La película, que reproduce el trastorno de estrés postraumático, sale milagrosamente del Bataclan… solo para darse cuenta de que ya nada puede seguir igual. Ante tan irrebatible revelación, todo se desmorona, hasta el punto en que el montaje rompe la lógica lineal. El presente es pasado, y viceversa; el hoy y el ayer se fragmentan y desordenan: un diálogo que se está produciendo ahora se convierte por corte limpio en una serie de voces en off que acompañan una acción distinta, en otro tiempo y lugar. Unas tomas ocupan el suspiro de medio segundo; otras la eternidad de medio minuto. Pérez Biscayart se ha despertado, y está híper-ventilando. Sus ojos, siempre nerviosos, no paran de moverse de un lado a otro, en un vano intento por comprender dónde (y cuándo) demonios están. Ahora, sin saber cómo, ha regresado a aquella noche fatídica, a una marea de carne, huesos y sangre que, a través de la mirilla, era más bien una idea: Francia, Europa, Occidente… una escalofriante nebulosa de polvo incandescente. El impresionismo como ejercicio de empatía en la confección de un retrato psicológico que debe servir como respuesta a aquel fuego indiscriminado. En el guion pone su firma Isa Campo, quien por cierto viene de dar forma al texto de Maixabel, otra película que, teniendo el conflicto vasco como telón de fondo, se centraba en los individuos y que se atrevía a echar la mirada al pasado, ya con la sangre (un poco más) fría.
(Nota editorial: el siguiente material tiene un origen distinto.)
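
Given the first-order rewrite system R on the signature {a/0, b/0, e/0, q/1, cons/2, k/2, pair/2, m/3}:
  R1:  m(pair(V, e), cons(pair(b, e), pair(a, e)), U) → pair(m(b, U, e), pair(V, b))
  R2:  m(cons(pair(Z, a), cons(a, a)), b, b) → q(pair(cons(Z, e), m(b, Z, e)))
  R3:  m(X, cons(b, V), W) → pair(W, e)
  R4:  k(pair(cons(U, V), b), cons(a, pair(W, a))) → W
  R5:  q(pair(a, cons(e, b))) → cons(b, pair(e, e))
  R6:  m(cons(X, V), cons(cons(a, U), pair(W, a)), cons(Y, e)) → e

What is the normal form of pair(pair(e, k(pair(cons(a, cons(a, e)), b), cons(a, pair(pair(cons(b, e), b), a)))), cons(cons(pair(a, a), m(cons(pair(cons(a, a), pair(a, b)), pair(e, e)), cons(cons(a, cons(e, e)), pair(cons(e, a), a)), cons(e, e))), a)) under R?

pair(pair(e, pair(cons(b, e), b)), cons(cons(pair(a, a), e), a))

1. pair(pair(e, k(pair(cons(a, cons(a, e)), b), cons(a, pair(pair(cons(b, e), b), a)))), cons(cons(pair(a, a), m(cons(pair(cons(a, a), pair(a, b)), pair(e, e)), cons(cons(a, cons(e, e)), pair(cons(e, a), a)), cons(e, e))), a))  →  pair(pair(e, pair(cons(b, e), b)), cons(cons(pair(a, a), m(cons(pair(cons(a, a), pair(a, b)), pair(e, e)), cons(cons(a, cons(e, e)), pair(cons(e, a), a)), cons(e, e))), a))   [R4 at 1.2]
2. pair(pair(e, pair(cons(b, e), b)), cons(cons(pair(a, a), m(cons(pair(cons(a, a), pair(a, b)), pair(e, e)), cons(cons(a, cons(e, e)), pair(cons(e, a), a)), cons(e, e))), a))  →  pair(pair(e, pair(cons(b, e), b)), cons(cons(pair(a, a), e), a))   [R6 at 2.1.2]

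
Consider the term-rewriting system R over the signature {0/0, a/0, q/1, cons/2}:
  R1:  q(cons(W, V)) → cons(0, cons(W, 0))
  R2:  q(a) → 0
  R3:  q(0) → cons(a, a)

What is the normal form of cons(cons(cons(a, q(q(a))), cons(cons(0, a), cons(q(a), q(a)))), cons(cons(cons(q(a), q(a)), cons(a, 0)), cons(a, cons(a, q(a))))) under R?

1. cons(cons(cons(a, q(q(a))), cons(cons(0, a), cons(q(a), q(a)))), cons(cons(cons(q(a), q(a)), cons(a, 0)), cons(a, cons(a, q(a)))))  →  cons(cons(cons(a, q(0)), cons(cons(0, a), cons(q(a), q(a)))), cons(cons(cons(q(a), q(a)), cons(a, 0)), cons(a, cons(a, q(a)))))   [R2 at 1.1.2.1]
2. cons(cons(cons(a, q(0)), cons(cons(0, a), cons(q(a), q(a)))), cons(cons(cons(q(a), q(a)), cons(a, 0)), cons(a, cons(a, q(a)))))  →  cons(cons(cons(a, cons(a, a)), cons(cons(0, a), cons(q(a), q(a)))), cons(cons(cons(q(a), q(a)), cons(a, 0)), cons(a, cons(a, q(a)))))   [R3 at 1.1.2]
3. cons(cons(cons(a, cons(a, a)), cons(cons(0, a), cons(q(a), q(a)))), cons(cons(cons(q(a), q(a)), cons(a, 0)), cons(a, cons(a, q(a)))))  →  cons(cons(cons(a, cons(a, a)), cons(cons(0, a), cons(0, q(a)))), cons(cons(cons(q(a), q(a)), cons(a, 0)), cons(a, cons(a, q(a)))))   [R2 at 1.2.2.1]
4. cons(cons(cons(a, cons(a, a)), cons(cons(0, a), cons(0, q(a)))), cons(cons(cons(q(a), q(a)), cons(a, 0)), cons(a, cons(a, q(a)))))  →  cons(cons(cons(a, cons(a, a)), cons(cons(0, a), cons(0, 0))), cons(cons(cons(q(a), q(a)), cons(a, 0)), cons(a, cons(a, q(a)))))   [R2 at 1.2.2.2]
5. cons(cons(cons(a, cons(a, a)), cons(cons(0, a), cons(0, 0))), cons(cons(cons(q(a), q(a)), cons(a, 0)), cons(a, cons(a, q(a)))))  →  cons(cons(cons(a, cons(a, a)), cons(cons(0, a), cons(0, 0))), cons(cons(cons(0, q(a)), cons(a, 0)), cons(a, cons(a, q(a)))))   [R2 at 2.1.1.1]
6. cons(cons(cons(a, cons(a, a)), cons(cons(0, a), cons(0, 0))), cons(cons(cons(0, q(a)), cons(a, 0)), cons(a, cons(a, q(a)))))  →  cons(cons(cons(a, cons(a, a)), cons(cons(0, a), cons(0, 0))), cons(cons(cons(0, 0), cons(a, 0)), cons(a, cons(a, q(a)))))   [R2 at 2.1.1.2]
7. cons(cons(cons(a, cons(a, a)), cons(cons(0, a), cons(0, 0))), cons(cons(cons(0, 0), cons(a, 0)), cons(a, cons(a, q(a)))))  →  cons(cons(cons(a, cons(a, a)), cons(cons(0, a), cons(0, 0))), cons(cons(cons(0, 0), cons(a, 0)), cons(a, cons(a, 0))))   [R2 at 2.2.2.2]

cons(cons(cons(a, cons(a, a)), cons(cons(0, a), cons(0, 0))), cons(cons(cons(0, 0), cons(a, 0)), cons(a, cons(a, 0))))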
Aquí, sin apenas perspectiva histórica, prevalece la firme voluntad de no separarse de Ramón y Céline, dos personas que cargan su supervivencia con horror, vergüenza e incluso culpabilidad; una pareja que intenta no ser presa de la condición de “víctima”. Un año, una noche dedica su segunda mitad, ya más calmada, a hacer salir a sus protagonistas de la destrucción con la que los conocimos, acompañándolos en un proceso que, poco a poco, consigue dejar atrás aquellas imágenes y sonidos espasmódicos. El relato se va aclimatando en otros registros, en otros territorios: la película pasa del terror al drama romántico, de Francia a España. Mientras, Noémie Merlant sigue perfeccionando el arte de hablar con la mirada y Pérez Biscayart vuelve a brillar como un actor total. Y, a todo esto, los terroristas quedan relegados al fuera de campo, quizá por una política de cero visibilidad o quizá para no instigar ningún tipo de animadversión. En esto Lacuesta también contraviene a Greengrass, Poppe y Berg, pues está convencido de que la catarsis no pasa por mirar al Mal a la cara, sino por aprender a celebrar la vida allí donde esté golpeó mortalmente.